Nearly all respondents identified a need for project presenters to be better prepared for the day, and to have better support and direction from organisers in this respect prior to the exchange. In particular, project presenters needed more advance information about the exchange themes so that they could make best use of expertise available to them in the exchange. Conversely, other exchange participants (the experts) needed clearer direction on the tone of engagement with project presenters, and this needed to be reinforced by the researchers tasked with the job of convening each themed table of participants. One project presenter commented, ‘some experts may like to look at communication skills – sharing in conversation’. Other suggested improvements included more time for each rotation (Spurgeon and Heck 2013: 7).

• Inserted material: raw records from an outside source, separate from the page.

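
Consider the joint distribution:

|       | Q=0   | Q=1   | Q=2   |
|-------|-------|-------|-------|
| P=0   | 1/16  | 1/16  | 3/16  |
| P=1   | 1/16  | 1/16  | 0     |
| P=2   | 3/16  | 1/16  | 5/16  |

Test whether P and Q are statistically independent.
Marginal P(P) (row sums):
  P(P=0) = 1/16 + 1/16 + 3/16 = 5/16
  P(P=1) = 1/16 + 1/16 + 0 = 1/8
  P(P=2) = 3/16 + 1/16 + 5/16 = 9/16
Marginal P(Q) (column sums):
  P(Q=0) = 1/16 + 1/16 + 3/16 = 5/16
  P(Q=1) = 1/16 + 1/16 + 1/16 = 3/16
  P(Q=2) = 3/16 + 0 + 5/16 = 1/2

P and Q are independent iff P(P=i,Q=j) = P(P=i)·P(Q=j) for every cell.
  P(P=0)·P(Q=0) = 5/16 × 5/16 = 25/256, but P(P=0,Q=0) = 1/16 ✗

No, P and Q are not independent. Quantitatively, I(P;Q) > 0:

H(P) = -[(5/16)·log₂(5/16) + (1/8)·log₂(1/8) + (9/16)·log₂(9/16)]
  = 0.5244 + 0.3750 + 0.4669
  = 1.3663 bits
H(Q) = -[(5/16)·log₂(5/16) + (3/16)·log₂(3/16) + (1/2)·log₂(1/2)]
  = 0.5244 + 0.4528 + 0.5000
  = 1.4772 bits
H(P,Q) = -[(1/16)·log₂(1/16) + (1/16)·log₂(1/16) + (3/16)·log₂(3/16) + (1/16)·log₂(1/16) + (1/16)·log₂(1/16) + (3/16)·log₂(3/16) + (1/16)·log₂(1/16) + (5/16)·log₂(5/16)]
  = 0.2500 + 0.2500 + 0.4528 + 0.2500 + 0.2500 + 0.4528 + 0.2500 + 0.5244
  = 2.6800 bits
I(P;Q) = H(P) + H(Q) - H(P,Q) = 1.3663 + 1.4772 - 2.6800 = 0.1635 bits > 0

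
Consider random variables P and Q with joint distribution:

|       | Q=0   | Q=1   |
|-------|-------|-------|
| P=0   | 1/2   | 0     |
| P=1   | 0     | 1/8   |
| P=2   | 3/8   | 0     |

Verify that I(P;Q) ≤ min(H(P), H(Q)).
Marginal P(P) (row sums):
  P(P=0) = 1/2 + 0 = 1/2
  P(P=1) = 0 + 1/8 = 1/8
  P(P=2) = 3/8 + 0 = 3/8
Marginal P(Q) (column sums):
  P(Q=0) = 1/2 + 0 + 3/8 = 7/8
  P(Q=1) = 0 + 1/8 + 0 = 1/8

H(P) = -[(1/2)·log₂(1/2) + (1/8)·log₂(1/8) + (3/8)·log₂(3/8)]
  = 0.5000 + 0.3750 + 0.5306
  = 1.4056 bits
H(Q) = -[(7/8)·log₂(7/8) + (1/8)·log₂(1/8)]
  = 0.1686 + 0.3750
  = 0.5436 bits
H(P,Q) = -[(1/2)·log₂(1/2) + (1/8)·log₂(1/8) + (3/8)·log₂(3/8)]
  = 0.5000 + 0.3750 + 0.5306
  = 1.4056 bits

I(P;Q) = H(P) + H(Q) - H(P,Q)
  = 1.4056 + 0.5436 - 1.4056
  = 0.5436 bits

min(H(P), H(Q)) = min(1.4056, 0.5436) = 0.5436 bits
Since 0.5436 ≤ 0.5436, the bound is satisfied ✓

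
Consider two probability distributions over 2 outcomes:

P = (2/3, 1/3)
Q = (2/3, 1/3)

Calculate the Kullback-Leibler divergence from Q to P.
D(P||Q) = Σ P(i) log₂(P(i)/Q(i))
  i=0: (2/3) × log₂((2/3)/(2/3)) = (2/3) × log₂(1) = 0.0000
  i=1: (1/3) × log₂((1/3)/(1/3)) = (1/3) × log₂(1) = 0.0000
D(P||Q) = 0.0000 + 0.0000
  = 0.0000 bits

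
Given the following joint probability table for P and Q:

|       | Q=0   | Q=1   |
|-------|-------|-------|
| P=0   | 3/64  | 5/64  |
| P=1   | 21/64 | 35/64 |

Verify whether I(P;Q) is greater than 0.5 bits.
Marginal P(P) (row sums):
  P(P=0) = 3/64 + 5/64 = 1/8
  P(P=1) = 21/64 + 35/64 = 7/8
Marginal P(Q) (column sums):
  P(Q=0) = 3/64 + 21/64 = 3/8
  P(Q=1) = 5/64 + 35/64 = 5/8

H(P) = -[(1/8)·log₂(1/8) + (7/8)·log₂(7/8)]
  = 0.3750 + 0.1686
  = 0.5436 bits
H(Q) = -[(3/8)·log₂(3/8) + (5/8)·log₂(5/8)]
  = 0.5306 + 0.4238
  = 0.9544 bits
H(P,Q) = -[(3/64)·log₂(3/64) + (5/64)·log₂(5/64) + (21/64)·log₂(21/64) + (35/64)·log₂(35/64)]
  = 0.2070 + 0.2873 + 0.5275 + 0.4762
  = 1.4980 bits

I(P;Q) = H(P) + H(Q) - H(P,Q)
  = 0.5436 + 0.9544 - 1.4980
  = 0.0000 bits

No. I(P;Q) = 0.0000 bits, which is ≤ 0.5 bits.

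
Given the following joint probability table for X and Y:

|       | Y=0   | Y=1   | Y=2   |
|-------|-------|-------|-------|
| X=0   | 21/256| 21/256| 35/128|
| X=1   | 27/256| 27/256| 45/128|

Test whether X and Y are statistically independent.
Marginal P(X) (row sums):
  P(X=0) = 21/256 + 21/256 + 35/128 = 7/16
  P(X=1) = 27/256 + 27/256 + 45/128 = 9/16
Marginal P(Y) (column sums):
  P(Y=0) = 21/256 + 27/256 = 3/16
  P(Y=1) = 21/256 + 27/256 = 3/16
  P(Y=2) = 35/128 + 45/128 = 5/8

X and Y are independent iff P(X=i,Y=j) = P(X=i)·P(Y=j) for every cell.
  P(X=0)·P(Y=0) = 7/16 × 3/16 = 21/256 = P(X=0,Y=0) ✓
  P(X=0)·P(Y=1) = 7/16 × 3/16 = 21/256 = P(X=0,Y=1) ✓
  P(X=0)·P(Y=2) = 7/16 × 5/8 = 35/128 = P(X=0,Y=2) ✓
  P(X=1)·P(Y=0) = 9/16 × 3/16 = 27/256 = P(X=1,Y=0) ✓
  P(X=1)·P(Y=1) = 9/16 × 3/16 = 27/256 = P(X=1,Y=1) ✓
  P(X=1)·P(Y=2) = 9/16 × 5/8 = 45/128 = P(X=1,Y=2) ✓

Yes, X and Y are independent: every cell factors, so I(X;Y) = 0 bits.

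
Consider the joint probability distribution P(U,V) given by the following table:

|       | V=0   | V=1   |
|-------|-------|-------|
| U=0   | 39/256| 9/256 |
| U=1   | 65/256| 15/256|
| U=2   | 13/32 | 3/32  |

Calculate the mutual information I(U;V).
Marginal P(U) (row sums):
  P(U=0) = 39/256 + 9/256 = 3/16
  P(U=1) = 65/256 + 15/256 = 5/16
  P(U=2) = 13/32 + 3/32 = 1/2
Marginal P(V) (column sums):
  P(V=0) = 39/256 + 65/256 + 13/32 = 13/16
  P(V=1) = 9/256 + 15/256 + 3/32 = 3/16

H(U) = -[(3/16)·log₂(3/16) + (5/16)·log₂(5/16) + (1/2)·log₂(1/2)]
  = 0.4528 + 0.5244 + 0.5000
  = 1.4772 bits
H(V) = -[(13/16)·log₂(13/16) + (3/16)·log₂(3/16)]
  = 0.2434 + 0.4528
  = 0.6962 bits
H(U,V) = -[(39/256)·log₂(39/256) + (9/256)·log₂(9/256) + (65/256)·log₂(65/256) + (15/256)·log₂(15/256) + (13/32)·log₂(13/32) + (3/32)·log₂(3/32)]
  = 0.4136 + 0.1698 + 0.5021 + 0.2398 + 0.5279 + 0.3202
  = 2.1734 bits

I(U;V) = H(U) + H(V) - H(U,V)
  = 1.4772 + 0.6962 - 2.1734
  = 0.0000 bits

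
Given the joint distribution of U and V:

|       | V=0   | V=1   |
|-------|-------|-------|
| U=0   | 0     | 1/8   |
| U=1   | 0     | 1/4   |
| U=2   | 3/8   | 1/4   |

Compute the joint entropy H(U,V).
H(U,V) = -Σ P(U,V) log₂ P(U,V), summed over the non-zero cells:
H(U,V) = -[(1/8)·log₂(1/8) + (1/4)·log₂(1/4) + (3/8)·log₂(3/8) + (1/4)·log₂(1/4)]
  = 0.3750 + 0.5000 + 0.5306 + 0.5000
  = 1.9056 bits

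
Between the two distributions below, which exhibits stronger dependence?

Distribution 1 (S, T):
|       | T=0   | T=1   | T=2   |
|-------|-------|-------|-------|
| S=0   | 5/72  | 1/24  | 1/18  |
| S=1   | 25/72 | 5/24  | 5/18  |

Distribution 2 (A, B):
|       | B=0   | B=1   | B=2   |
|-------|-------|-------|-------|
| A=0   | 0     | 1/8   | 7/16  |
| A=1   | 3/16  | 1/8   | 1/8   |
Distribution 1 (S, T):
Marginal P(S) (row sums):
  P(S=0) = 5/72 + 1/24 + 1/18 = 1/6
  P(S=1) = 25/72 + 5/24 + 5/18 = 5/6
Marginal P(T) (column sums):
  P(T=0) = 5/72 + 25/72 = 5/12
  P(T=1) = 1/24 + 5/24 = 1/4
  P(T=2) = 1/18 + 5/18 = 1/3

H(S) = -[(1/6)·log₂(1/6) + (5/6)·log₂(5/6)]
  = 0.4308 + 0.2192
  = 0.6500 bits
H(T) = -[(5/12)·log₂(5/12) + (1/4)·log₂(1/4) + (1/3)·log₂(1/3)]
  = 0.5263 + 0.5000 + 0.5283
  = 1.5546 bits
H(S,T) = -[(5/72)·log₂(5/72) + (1/24)·log₂(1/24) + (1/18)·log₂(1/18) + (25/72)·log₂(25/72) + (5/24)·log₂(5/24) + (5/18)·log₂(5/18)]
  = 0.2672 + 0.1910 + 0.2317 + 0.5299 + 0.4715 + 0.5133
  = 2.2046 bits

I(S;T) = H(S) + H(T) - H(S,T)
  = 0.6500 + 1.5546 - 2.2046
  = 0.0000 bits

Distribution 2 (A, B):
Marginal P(A) (row sums):
  P(A=0) = 0 + 1/8 + 7/16 = 9/16
  P(A=1) = 3/16 + 1/8 + 1/8 = 7/16
Marginal P(B) (column sums):
  P(B=0) = 0 + 3/16 = 3/16
  P(B=1) = 1/8 + 1/8 = 1/4
  P(B=2) = 7/16 + 1/8 = 9/16

H(A) = -[(9/16)·log₂(9/16) + (7/16)·log₂(7/16)]
  = 0.4669 + 0.5218
  = 0.9887 bits
H(B) = -[(3/16)·log₂(3/16) + (1/4)·log₂(1/4) + (9/16)·log₂(9/16)]
  = 0.4528 + 0.5000 + 0.4669
  = 1.4197 bits
H(A,B) = -[(1/8)·log₂(1/8) + (7/16)·log₂(7/16) + (3/16)·log₂(3/16) + (1/8)·log₂(1/8) + (1/8)·log₂(1/8)]
  = 0.3750 + 0.5218 + 0.4528 + 0.3750 + 0.3750
  = 2.0996 bits

I(A;B) = H(A) + H(B) - H(A,B)
  = 0.9887 + 1.4197 - 2.0996
  = 0.3088 bits

I(A;B) = 0.3088 bits > I(S;T) = 0.0000 bits, so (A, B) has the higher mutual information (stronger dependence).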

As an exercise in better mapping the tacit and broad ranging knowledge of all participants (media-makers, community broadcasters and community artist/activists) the exchange proved fruitful. However it also provided evidence in action of the obstacles to sharing this knowledge in a mutually respectful manner that facilitates project development. The research team concluded (among other points) that a more formal guide and/or professional development activity might be useful as a response to an emerging central question of how media-makers/communities overcome the various knowledge gaps that thwart co-creative media development and production (Spurgeon 2013). This would certainly define the nature of engagement between media-makers and consultant/advisors but also constitutes a shift away from co-creative exchange between participants with different but equally valid knowledge bases. In a more formalised activity or guide, advisors might facilitate the networked identity work undertaken by media-makers on behalf of their community teams and projects. Conversely a provocative development exercise might ask community collaborators, technical experts, funders, broadcasters, researchers and audiences to consider and map what role they play in the networks that constitute project identities. Do they regard themselves as creative contributors with agency? Do they seek ownership? Or are they chiefly facilitators of a co-creative process among others? How should they articulate their contributions? Negotiating a project identity in this instance becomes a process of determining what all stake-holders might wish to contribute, and what influence this may have on the project’s narrative form.

It should be said however that workshop processes that call for acknowledgment of power and privilege are not always comfortable or successful. Narrative practices applied in social justice contexts highlight the many difficulties implicit in recognising socially embedded hierarchy (Freedman & Combs 1996) and political philosophers point out the impediments to listening across differences let alone overcoming them (Young 2011). The Co-Creative Communities Exchange was, in this regard, perhaps overly ambitious in its stated objectives. Nevertheless the experience provided an opportunity to reflect upon the complicated nuances of co-creativity in project development and the multivalent meanings of these processes in praxis. Several propositions for best practice in workshop facilitation emerged and require further development and clarification.

Ideally, in the early stages of project development, definitions and key aspects of co-creativity would be made explicit and agreed upon by all collaborators. For facilitators, inviting media-makers to undertake ‘networked identity work’ rather than ‘networking’ might enhance project development. Conversely, inviting facilitators, researchers and media experts to undertake networked identity work in relation to the projects and communities they endeavour to support may shed light upon previously obscure obstacles and opportunities, and certainly bring about greater awareness of their contributions and limitations.